In the system of non-cash settlements of economically developed countries, the so-called negotiable payment instruments are widely used. Unlike payment orders and payment requests, they are not within the closed framework of interbank settlements, but go into inter-business turnover. They can be the subject of purchase and sale, they can play the role of collateral, they can freely move from one economic agent to another. Despite the fact that negotiable instruments can be accepted as payment for goods and services or in repayment of debt, they are not money, i.e. legal tender that must be accepted by all participants in the payment turnover. Negotiable instruments include highly liquid securities, for example, promissory notes and bills of exchange, checks, certificates of deposit, warrants, etc.

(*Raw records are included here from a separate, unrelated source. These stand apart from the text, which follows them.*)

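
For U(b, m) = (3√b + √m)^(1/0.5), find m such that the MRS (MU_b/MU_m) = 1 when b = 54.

For CES with ρ = 0.5, MRS = (3/1)·√(m/b).
Setting (3/1)·√(m/54) = 1 gives √(m/54) = 1/3, so m/54 = 1/9 and m = 6.

m = 6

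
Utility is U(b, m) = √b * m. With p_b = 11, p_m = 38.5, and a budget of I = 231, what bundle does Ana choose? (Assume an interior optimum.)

b* = 7, m* = 4

MU_b = 0.5·b^(-0.5)·m and MU_m = √b.
MRS = MU_b/MU_m = (0.5)·m/b.
Tangency: set MRS = p_b/p_m = 11/38.5 = 2/7.
So (0.5)·m/b = 2/7, i.e. m = (4/7)·b.
Substitute into the budget 11·b + 38.5·m = 231: 33·b = 231, so b* = 7.
Then m* = (4/7)·7 = 4.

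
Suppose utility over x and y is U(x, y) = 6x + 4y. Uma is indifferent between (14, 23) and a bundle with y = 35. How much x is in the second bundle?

x = 6

U(14, 23) = 176.
Set U(x, 35) = 176 and solve.
6x + 4·35 = 176 ⇒ 6x = 36 ⇒ x = 6.
Check: U(6, 35) = 176.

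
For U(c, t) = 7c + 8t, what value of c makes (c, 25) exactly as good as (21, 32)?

U(21, 32) = 403.
Set U(c, 25) = 403 and solve.
7c + 8·25 = 403 ⇒ 7c = 203 ⇒ c = 29.
Check: U(29, 25) = 403.

c = 29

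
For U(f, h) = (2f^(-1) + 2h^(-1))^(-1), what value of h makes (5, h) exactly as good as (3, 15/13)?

U depends on (f, h) only through S = 2f^(-1) + 2h^(-1), so equal utility means equal S. At (3, 15/13): S = 2.4.
With f = 5: 2·5^(-1) = 0.4, so 2h^(-1) = 2.4 − 0.4 = 2, i.e. h^(-1) = 1.
Hence h = 1/1 = 1.
Check: U(5, 1) = 0.4167.

h = 1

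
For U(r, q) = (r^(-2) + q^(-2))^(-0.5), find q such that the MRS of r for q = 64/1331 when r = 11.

For CES with ρ = -2, MRS = (q/r)^3.
Setting (q/11)^3 = 64/1331 gives q/11 = 4/11 and q = 4.

q = 4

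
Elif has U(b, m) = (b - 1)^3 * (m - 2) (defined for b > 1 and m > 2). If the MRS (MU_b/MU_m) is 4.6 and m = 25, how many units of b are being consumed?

b = 16

MU_b = 3·(b−1)^2·(m−2), MU_m = (b−1)^3.
MRS = (3/1)·(m−2)/(b−1).
Substitute m = 25: MRS = 69/(b − 1). Setting this equal to 4.6 gives b − 1 = 69/4.6 = 15, so b = 16.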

The rules for the compilation and transfer of negotiable instruments by one economic entity to another are regulated by law. In the USA, it is the Unified Commercial Code (hereinafter referred to as the EKC), adopted in 1953. Article 3-1 of the EKC defines four main features of negotiable instruments:
The rules for the compilation and transfer of negotiable instruments by one economic entity to another are regulated by law. In the USA, it is the Unified Commercial Code (hereinafter referred to as the EKC), adopted in 1953. Article 3-1 of the EKC defines four main features of negotiable instruments:
- - it is a written document signed by the person who issued it;
- - it contains an unconditional order or promise to pay a certain amount of money;
- - the payment is made in favor of the person indicated in the document or the bearer;
- - payment is made on demand or on a specific date.